Het obligo kent de volgende vorm:
– Het obligo is slechts eenmalig inroepbaar gedurende de looptijd van de lening die door de instelling bij het waarborgfonds gewaarborgd is.
– De omvang van het obligo zal worden uitgedrukt in procenten van de restschuld. Het obligo is vastgesteld op 3%. Het bedrag neemt af met de omvang van de lening en de risico's van het obligo blijven in overeenstemming met de aangegane verplichtingen.
– Door het waarborgfonds ingeroepen obligo's worden terugbetaald als daarvoor de middelen aanwezig zijn.
– Bij het inroepen van het obligo zal een getrapt systeem worden gehanteerd: eerst eigen sector en dan pas de overige sectoren.
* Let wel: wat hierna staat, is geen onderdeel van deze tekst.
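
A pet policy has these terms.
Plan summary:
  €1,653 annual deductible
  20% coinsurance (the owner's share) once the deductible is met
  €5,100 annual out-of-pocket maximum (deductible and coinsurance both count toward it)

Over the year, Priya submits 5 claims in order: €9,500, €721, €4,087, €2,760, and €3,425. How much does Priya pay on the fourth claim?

Claim 1 — €9,500: €1,653 finishes the deductible; €7,847 goes to coinsurance; owner's 20% is €1,569.40. Owner owes €3,222.40 (running OOP €3,222.40).
Claim 2 — €721: deductible already satisfied, so owner's share is 20% × €721 = €144.20. Cost to owner: €144.20. OOP to date €3,366.60.
Claim 3 — €4,087: 20% coinsurance on €4,087 = €817.40. Owner pays €817.40; OOP now €4,184.
Claim 4 — €2,760: deductible already satisfied, so owner's share is 20% × €2,760 = €552. Owner pays €552; OOP now €4,736.

€552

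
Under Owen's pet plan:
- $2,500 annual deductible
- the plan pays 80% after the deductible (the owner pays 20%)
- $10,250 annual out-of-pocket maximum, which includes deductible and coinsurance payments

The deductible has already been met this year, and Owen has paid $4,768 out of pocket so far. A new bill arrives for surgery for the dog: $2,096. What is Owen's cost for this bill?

$419.20

With the deductible met, the entire $2,096 is subject to coinsurance.
20% of $2,096 = $419.20 falls to the owner.
Year-to-date out-of-pocket becomes $4,768 + $419.20 = $5,187.20, still under the $10,250 maximum, so no cap applies.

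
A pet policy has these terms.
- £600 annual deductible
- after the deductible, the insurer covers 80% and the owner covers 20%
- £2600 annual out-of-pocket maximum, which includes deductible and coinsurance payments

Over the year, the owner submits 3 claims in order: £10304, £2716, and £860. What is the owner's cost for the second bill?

£59.20

Claim 1 (£10304): deductible takes £600, £9704 remains; owner's 20% is £1940.80. Cost to owner: £2540.80. OOP to date £2540.80.
Claim 2 (£2716): deductible already satisfied, so owner's share is 20% × £2716 = £543.20. That would push OOP to £3084, over the £2600 cap, so owner pays £2600 − £2540.80 = £59.20.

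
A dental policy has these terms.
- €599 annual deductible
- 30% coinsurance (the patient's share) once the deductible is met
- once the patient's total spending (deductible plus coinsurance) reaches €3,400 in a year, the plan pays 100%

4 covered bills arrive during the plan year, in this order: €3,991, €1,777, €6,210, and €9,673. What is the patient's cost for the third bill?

€1,250.30

#1 (€3,991): €599 finishes the deductible; €3,392 goes to coinsurance; patient's 30% is €1,017.60. Patient owes €1,616.60 (running OOP €1,616.60).
#2 (€1,777): 30% coinsurance on €1,777 = €533.10. Cost to patient: €533.10. OOP to date €2,149.70.
#3 (€6,210): deductible met; 30% of €6,210 = €1,863. OOP would hit €4,012.70 > €3,400, so the cap limits the patient to €3,400 − €2,149.70 = €1,250.30.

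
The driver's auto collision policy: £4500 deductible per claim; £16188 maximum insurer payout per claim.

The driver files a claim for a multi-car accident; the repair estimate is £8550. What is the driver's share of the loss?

After the deductible, £8550 − £4500 = £4050 remains.
£4050 ≤ £16188, so the limit doesn't bind; insurer pays £4050.
Driver's share is the uncovered remainder: £8550 − £4050 = £4500.

£4500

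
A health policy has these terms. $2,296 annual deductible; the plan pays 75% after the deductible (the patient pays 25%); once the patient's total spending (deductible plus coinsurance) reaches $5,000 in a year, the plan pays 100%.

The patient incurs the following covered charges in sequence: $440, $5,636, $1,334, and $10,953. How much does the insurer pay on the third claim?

$1,000.50

#1 ($440): all of it applies to the deductible. Cost to patient: $440. OOP to date $440. Plan pays $440 − $440 = $0.
#2 ($5,636): $1,856 finishes the deductible; $3,780 goes to coinsurance; 25% of $3,780 = $945. Patient pays $2,801; OOP now $3,241. Plan pays $5,636 − $2,801 = $2,835.
#3 ($1,334): 25% coinsurance on $1,334 = $333.50. Patient pays $333.50; OOP now $3,574.50. Plan pays $1,334 − $333.50 = $1,000.50.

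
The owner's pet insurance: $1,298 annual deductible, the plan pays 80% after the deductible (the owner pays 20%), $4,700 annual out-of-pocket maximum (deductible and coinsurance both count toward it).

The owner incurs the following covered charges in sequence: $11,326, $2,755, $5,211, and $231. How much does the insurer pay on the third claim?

Bill 1, $11,326: $1,298 to deductible, leaving $10,028; owner's 20% is $2,005.60. Cost to owner: $3,303.60. OOP to date $3,303.60. Plan pays $11,326 − $3,303.60 = $8,022.40.
Bill 2, $2,755: 20% coinsurance on $2,755 = $551. Cost to owner: $551. OOP to date $3,854.60. Plan pays $2,755 − $551 = $2,204.
Bill 3, $5,211: deductible met; 20% of $5,211 = $1,042.20. OOP would hit $4,896.80 > $4,700, so the cap limits the owner to $4,700 − $3,854.60 = $845.40. Plan pays $5,211 − $845.40 = $4,365.60.

$4,365.60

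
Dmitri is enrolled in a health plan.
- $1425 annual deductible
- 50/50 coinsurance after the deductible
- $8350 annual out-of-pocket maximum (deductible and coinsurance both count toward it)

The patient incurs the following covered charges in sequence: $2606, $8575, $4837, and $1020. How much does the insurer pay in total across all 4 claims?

Claim 1 ($2606): deductible takes $1425, $1181 remains; coinsurance $1181 × 50% = $590.50. Patient pays $2015.50; OOP now $2015.50. Insurer: $2606 − $2015.50 = $590.50.
Claim 2 ($8575): deductible already satisfied, so patient's share is 50% × $8575 = $4287.50. Patient owes $4287.50 (running OOP $6303). Plan pays $8575 − $4287.50 = $4287.50.
Claim 3 ($4837): deductible met; 50% of $4837 = $2418.50. That would push OOP to $8721.50, over the $8350 cap, so patient pays $8350 − $6303 = $2047. Insurer: $4837 − $2047 = $2790.
Claim 4 ($1020): deductible met; 50% of $1020 = $510. That would push OOP to $8860, over the $8350 cap, so patient pays $8350 − $8350 = $0. Plan pays $1020 − $0 = $1020.
Insurer total: $590.50 + $4287.50 + $2790 + $1020 = $8688.

$8688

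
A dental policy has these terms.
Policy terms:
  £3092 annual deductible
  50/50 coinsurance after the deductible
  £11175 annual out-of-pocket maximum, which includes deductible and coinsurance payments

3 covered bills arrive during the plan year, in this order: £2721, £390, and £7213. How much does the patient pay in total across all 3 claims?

£6708

Claim 1 (£2721): entire amount goes to the deductible. Patient pays £2721; OOP now £2721.
Claim 2 (£390): £371 finishes the deductible; £19 goes to coinsurance; patient's 50% is £9.50. Patient pays £380.50; OOP now £3101.50.
Claim 3 (£7213): 50% coinsurance on £7213 = £3606.50. Patient pays £3606.50; OOP now £6708.
Summing the patient's payments: £2721 + £380.50 + £3606.50 = £6708.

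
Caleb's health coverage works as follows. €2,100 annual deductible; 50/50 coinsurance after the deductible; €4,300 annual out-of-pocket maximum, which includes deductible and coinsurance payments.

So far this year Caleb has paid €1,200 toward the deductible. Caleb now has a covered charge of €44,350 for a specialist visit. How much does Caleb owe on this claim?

€1,200 of the €2,100 deductible is already met, leaving €900.
That leaves €44,350 − €900 = €43,450 for coinsurance.
50% of €43,450 = €21,725 falls to the patient.
That puts the patient's cost at €900 + €21,725 = €22,625 before any cap.
Adding €22,625 to the €1,200 already spent would give €23,825, which exceeds the €4,300 cap; the patient pays just €4,300 − €1,200 = €3,100.

€3,100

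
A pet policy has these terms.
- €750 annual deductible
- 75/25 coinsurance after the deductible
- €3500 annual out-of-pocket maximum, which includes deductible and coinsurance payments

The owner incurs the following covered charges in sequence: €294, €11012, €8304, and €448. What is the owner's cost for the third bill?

#1 (€294): all of it applies to the deductible. Owner pays €294; OOP now €294.
#2 (€11012): €456 to deductible, leaving €10556; 25% of €10556 = €2639. Cost to owner: €3095. OOP to date €3389.
#3 (€8304): 25% coinsurance on €8304 = €2076. That would push OOP to €5465, over the €3500 cap, so owner pays €3500 − €3389 = €111.

€111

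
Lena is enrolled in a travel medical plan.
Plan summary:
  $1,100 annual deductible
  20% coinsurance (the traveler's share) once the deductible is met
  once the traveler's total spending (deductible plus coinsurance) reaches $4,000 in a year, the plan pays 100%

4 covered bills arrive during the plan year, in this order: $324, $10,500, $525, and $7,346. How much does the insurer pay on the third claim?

#1 ($324): entire amount goes to the deductible. Traveler pays $324; OOP now $324. Plan pays $324 − $324 = $0.
#2 ($10,500): $776 finishes the deductible; $9,724 goes to coinsurance; coinsurance $9,724 × 20% = $1,944.80. Traveler owes $2,720.80 (running OOP $3,044.80). Plan pays $10,500 − $2,720.80 = $7,779.20.
#3 ($525): deductible already satisfied, so traveler's share is 20% × $525 = $105. Traveler owes $105 (running OOP $3,149.80). Plan pays $525 − $105 = $420.

$420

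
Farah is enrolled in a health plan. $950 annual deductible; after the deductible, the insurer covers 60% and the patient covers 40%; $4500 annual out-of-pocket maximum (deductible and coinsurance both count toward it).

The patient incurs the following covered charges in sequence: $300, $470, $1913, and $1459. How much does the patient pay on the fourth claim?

Claim 1 — $300: entire amount goes to the deductible. Patient owes $300 (running OOP $300).
Claim 2 — $470: fully absorbed by the deductible. Cost to patient: $470. OOP to date $770.
Claim 3 — $1913: $180 finishes the deductible; $1733 goes to coinsurance; patient's 40% is $693.20. Patient owes $873.20 (running OOP $1643.20).
Claim 4 — $1459: deductible already satisfied, so patient's share is 40% × $1459 = $583.60. Patient owes $583.60 (running OOP $2226.80).

$583.60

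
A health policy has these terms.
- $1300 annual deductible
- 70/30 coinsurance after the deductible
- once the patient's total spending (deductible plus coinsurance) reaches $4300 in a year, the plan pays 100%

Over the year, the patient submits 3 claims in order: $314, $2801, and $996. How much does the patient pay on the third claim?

$298.80

Claim 1 — $314: fully absorbed by the deductible. Patient pays $314; OOP now $314.
Claim 2 — $2801: $986 finishes the deductible; $1815 goes to coinsurance; patient's 30% is $544.50. Cost to patient: $1530.50. OOP to date $1844.50.
Claim 3 — $996: deductible already satisfied, so patient's share is 30% × $996 = $298.80. Patient owes $298.80 (running OOP $2143.30).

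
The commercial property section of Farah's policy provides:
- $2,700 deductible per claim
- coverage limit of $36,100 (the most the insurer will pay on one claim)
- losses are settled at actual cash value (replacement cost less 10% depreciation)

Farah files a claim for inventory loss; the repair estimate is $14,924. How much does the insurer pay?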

Deze compartimentering van de financiële verplichtingen reflecteert de eigenheid van de verschillende zorgsectoren.
Een achterborg van de rijksoverheid is noodzakelijk om de beoogde doelstellingen van het waarborgfonds te kunnen realiseren. Een dergelijke achterborg ligt ook in het verlengde van de verantwoordelijkheid van de overheid voor de infrastructuur inclusief de financierbaarheid ervan in de zorgsector. Randvoorwaarde voor het verlenen van een achterborg door de overheid is een substantieel obligo van deelnemende instellingen en een brede deelname.
Uitgangspunt is een 100% achterborgregeling waarbij de overheid het fondsvermogen aanvult als het onder de grens zakt van 0,25%. Dit moet gebeuren in de vorm van een achtergestelde lening die weer kan worden terugbetaald als het fondsvermogen stijgt boven de 1%.
Deze financiële structuur maakt het mogelijk dat het waarborgfonds zich borg kan stellen jegens geldgevers voor de (jaarlijkse) betaling van rente en aflossing alsmede van een eventuele boeterente en kosten op door deelnemers aan het waarborgfonds aan te trekken geldleningen.
Het waarborgfonds heeft een garantie- en een saneringsfunctie.
Het waarborgfonds garandeert de zogenaamde dienst van de lening. Dit houdt in dat gedurende de gehele looptijd van de lening, indien de zorginstelling om welke reden dan ook niet aan haar verplichtingen voldoet, het waarborgfonds rente, aflossing, boeten en kosten aan de geldgever voldoet.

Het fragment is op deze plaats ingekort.